歯は家計の「得」 残り多いと医療費「安」
2009年4月11日
県歯科医師会は、2008年度に実施した高齢者の歯の健康調査の結果をまとめた。65歳以上で歯が多く残っている人ほど、歯科だけでなく内科や外科など医科の医療費が安くなる傾向が判明した。
80歳で20本以上の歯を保つ全国的な「8020運動」の開始から20年がたち、県歯科医師会として検証するため調査を実施した。対象は県内の医療機関が昨年5月に診療した歯科4万5000余、医科6万2000余の診療報酬明細書(レセプト)。
残っている歯の数が20本以上の人は、65-69歳で63・4%だったが、年齢が上がるにつれて減り、80歳以上は22・4%まで下がった。歯周病がない人は全年齢層とも6%強だった。
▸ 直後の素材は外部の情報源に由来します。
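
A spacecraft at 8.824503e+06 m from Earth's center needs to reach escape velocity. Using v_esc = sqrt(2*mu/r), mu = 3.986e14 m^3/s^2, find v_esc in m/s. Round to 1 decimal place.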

歯が19本以下の人は20本以上の人に比べ、歯科の平均月額診療費が11・9%、医科では20・7%とそれぞれ高額になっていることが分かった。80歳以上では、歯の残存数の違いによって医科診療費に月額1万円近い差が生じていた。
歯科の診療日数に大きな違いはなかったが、歯科医師会では「歯の保存、維持には通院日数はやや多く要するものの、医療費、医科の診療日数とも減少している」と解説している。
また生活習慣病関係でも、歯が多い人や歯周病のない人が、費用、日数とも低く抑えられている傾向だった。